Just a few weeks ago, Gov. William Donald Schaefer had within his grasp a powerful arsenal ready to assail some of the state's most intractable and pervasive of problems -- an education system that failing so badly it is expected to suffocate the economy and a system of taxation that tries to squeeze blood from a turnip.
Thanks to the governor's Sondheim commission, the state's elementary and secondary schools were on the way to making themselves publicly accountable, a necessary condition if they ever hope to get more money from the legislature to make improvements.
Thanks to the governor's Linowes commission, plans were at the ready to take more money from those who could afford it, reducing reliance on the property tax that bleeds poor subdivisions without raising money sufficient for their needs.
Thanks to the state superintendent of schools, who had caught the governor's "do-it-now" fervor after months of being roughed up at Mr. Schaefer's hands, reform had become a hot topic as the state's 24 school systems debated the virtues of a longer school year vs. more computers.

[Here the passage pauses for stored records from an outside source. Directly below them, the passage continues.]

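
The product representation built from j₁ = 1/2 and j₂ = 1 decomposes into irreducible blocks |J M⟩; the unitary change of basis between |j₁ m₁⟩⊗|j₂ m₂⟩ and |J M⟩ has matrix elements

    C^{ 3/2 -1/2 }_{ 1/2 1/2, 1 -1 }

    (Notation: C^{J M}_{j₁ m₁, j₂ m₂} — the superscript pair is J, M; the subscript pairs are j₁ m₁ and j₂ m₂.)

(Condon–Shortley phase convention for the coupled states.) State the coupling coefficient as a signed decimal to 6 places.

j₁+j₂−J=0  J+j₁−j₂=1  J−j₁+j₂=2  j₁+j₂+J+1=4
(j₁±m₁, j₂±m₂, J±M) = (1,0,0,2,1,2)
P² = 4/3
sum k=0..0:
  [0] +1/2 = 1/2
S = 1/2
C² = P²·S² = 1/3 ; C = +0.577350

+√(1/3) = +0.577350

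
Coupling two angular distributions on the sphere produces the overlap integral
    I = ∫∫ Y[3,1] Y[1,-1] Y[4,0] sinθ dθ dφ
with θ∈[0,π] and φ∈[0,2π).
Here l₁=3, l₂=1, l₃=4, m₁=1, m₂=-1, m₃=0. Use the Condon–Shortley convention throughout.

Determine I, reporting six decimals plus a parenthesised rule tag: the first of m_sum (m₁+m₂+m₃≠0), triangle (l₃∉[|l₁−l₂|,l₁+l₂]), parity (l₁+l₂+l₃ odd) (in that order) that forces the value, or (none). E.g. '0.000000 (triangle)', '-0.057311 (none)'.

0.150786 (none)

m-sum 0 ✓  L=8 even ✓  2≤4≤4 ✓
Π(2lᵢ+1) = 7×3×9 = 189
triangle coeff Δ(3,1,4) = 1/252
Σ_t [0,0]: t=0:+1/36 = 1/36
(3j)²=4/63 [(3 1 4; 0 0 0)], sign=+1
Σ_t [0,0]: t=0:+1/96 = 1/96
(3j)²=1/42 [(3 1 4; 1 -1 0)], sign=+1
⇒ 4πI² = 2/7
I = (+1)√(2/7/(4π)) = 0.15078601
No selection rule forces the value: the integral is nonzero (none).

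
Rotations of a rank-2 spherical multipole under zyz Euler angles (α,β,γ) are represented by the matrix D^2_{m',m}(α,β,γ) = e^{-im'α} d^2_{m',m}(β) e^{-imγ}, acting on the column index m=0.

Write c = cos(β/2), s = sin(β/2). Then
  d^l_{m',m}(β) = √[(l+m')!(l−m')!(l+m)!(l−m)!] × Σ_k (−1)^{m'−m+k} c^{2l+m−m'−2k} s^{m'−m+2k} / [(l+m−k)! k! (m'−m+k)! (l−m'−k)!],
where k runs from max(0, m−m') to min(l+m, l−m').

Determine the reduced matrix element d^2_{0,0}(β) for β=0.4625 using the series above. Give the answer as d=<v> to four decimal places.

d^2_{0,0}(β=0.4625) via the finite sum:
Half-angle: c=0.973381, s=0.229194. N=√(2·2·2·2)=4.000000
k: max(0,(0)−(0))=0 … min(2+(0),2−(0))=2
  k=0: (−1)^0·4.0000/(4)·0.9734^4·0.2292^0 = +0.897699
  k=1: (−1)^1·4.0000/(1)·0.9734^2·0.2292^2 = -0.199083
  k=2: (−1)^2·4.0000/(4)·0.9734^0·0.2292^4 = +0.002759
d^2_{0,0}(0.4625) = +0.897699 -0.199083 +0.002759 = +0.701376

d=0.7014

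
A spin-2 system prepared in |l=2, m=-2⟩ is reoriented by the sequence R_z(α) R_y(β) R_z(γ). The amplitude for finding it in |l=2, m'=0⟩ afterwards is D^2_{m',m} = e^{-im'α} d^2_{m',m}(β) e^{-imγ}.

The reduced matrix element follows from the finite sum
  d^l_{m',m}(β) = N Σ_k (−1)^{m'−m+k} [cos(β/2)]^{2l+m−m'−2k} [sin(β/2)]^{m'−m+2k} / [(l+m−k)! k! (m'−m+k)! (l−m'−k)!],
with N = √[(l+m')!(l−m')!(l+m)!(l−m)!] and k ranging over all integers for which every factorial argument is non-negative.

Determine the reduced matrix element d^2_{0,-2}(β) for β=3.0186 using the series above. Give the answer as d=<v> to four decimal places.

d^2_{0,-2}(β=3.0186) via the finite sum:
Half-angle: c=0.061458, s=0.998110. N=√(2·2·1·24)=9.797959
The bounds max(0,m−m')=0 and min(l+m,l−m')=0 give 1 term
  k=0: (−1)^2·9.7980/(4)·0.0615^2·0.9981^2 = +0.009217
d^2_{0,-2}(3.0186) = +0.009217

d=0.0092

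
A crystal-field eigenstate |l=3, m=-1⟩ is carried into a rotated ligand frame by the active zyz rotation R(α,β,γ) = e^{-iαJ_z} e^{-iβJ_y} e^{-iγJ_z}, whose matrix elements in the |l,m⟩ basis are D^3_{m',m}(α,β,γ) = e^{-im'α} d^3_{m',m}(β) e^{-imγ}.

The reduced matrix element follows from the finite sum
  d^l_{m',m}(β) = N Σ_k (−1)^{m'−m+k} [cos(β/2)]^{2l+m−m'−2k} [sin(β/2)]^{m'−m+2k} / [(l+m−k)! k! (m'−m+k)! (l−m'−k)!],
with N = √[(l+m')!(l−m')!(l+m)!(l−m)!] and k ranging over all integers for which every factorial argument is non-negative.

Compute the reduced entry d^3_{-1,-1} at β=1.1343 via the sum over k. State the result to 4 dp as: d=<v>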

Then came Nov. 6 and an election in which voters said, "No thanks."
Registering deep-running anxiety over taxes and the economy, they threw enough out officeholders to terrify those who had hung on and left Governor Schaefer deeply wounded over a mere 60 percent victory -- he wanted a larger landslide.
The conventional wisdom was that a dramatic change in taxes was unthinkable and that the Linowes recommendations were as good as dead, along with any ideas of greatly increasing state aid to education.
One more element came into play last week. A grass-roots group, the Metropolitan Education Coalition, emerged from three years of steady but largely unsung labor to propose an increase of $628 million in state aid to education. The MEC hammered away at the desperate straits of many Maryland schoolchildren: Impoverished youngsters who need the most help from their schools get the least because they tend to live in poor communities that produce limited amounts from the property taxes that support schools. The quality of educational opportunity in Maryland, the MEC said, depends on where a child happens to live.
The MEC suggested that the state recalculate the formula it uses to distribute money to the 24 local school systems so that tax-poor counties and Baltimore City -- where education problems are the worst and where money spent on schools is the least -- could get more funds. They looked to the Linowes recommendations to finance the new plan.
Amazingly, given recent events, no one laughed.
And suddenly, all the possibilities that had seemed to slip from Governor Schaefer's grasp were in reach once again -- probably not in the next year, but perhaps in the year after that.
Too many people were saying too many of the same things to be ignored.
Walter Sondheim Jr., one of the governor's most trusted advisers and Baltimore's elder statesman, said the MEC report fit nicely with that of his own commission.
"I think this Metropolitan Education Coalition report stands out as a thoughtful thing that concentrates on the output of the schools," Mr. Sondheim said. "The governor and legislature are always asking where any new money would go, what would happen to it. This is all leading in the direction of answering that question."
Robert Y. Dubel, superintendent in Baltimore County, which would not have much to gain by a drastic revision of the state aid formula, saw the beginnings of a powerful trend.
"I don't know of any era when there have been so many relevant reports," Dr. Dubel said. "For the first time, we have a deep and genuine interest in the importance of education. The 1990s will ,, have to be a time of action."
Even Laurence Levitan, a state senator who represents Montgomery County, had gentle words for the MEC proposal. Montgomery County tends to resist redistribution of state aid because politicians there don't want to tell voters they are taking money away from them to give to Baltimore or to a poor county on the Eastern Shore.
Senator Levitan praised the accountability aspect of the MEC plan -- extra funds would be tied to efficient use of them.
"We'd like to see more money put into education if it will do good," he said. "I think it's headed the same way as the Linowes commission. If it's going to achieve results, we'll look at it." But not this year.
"Accountability," repeated Judith Sachwald, the governor's zTC education aide. "The governor has deep appreciation that they looked at accountability. Linking funds to accountability and performance -- those are all the things Joe Shilling [the state superintendent] and the governor have been talking about."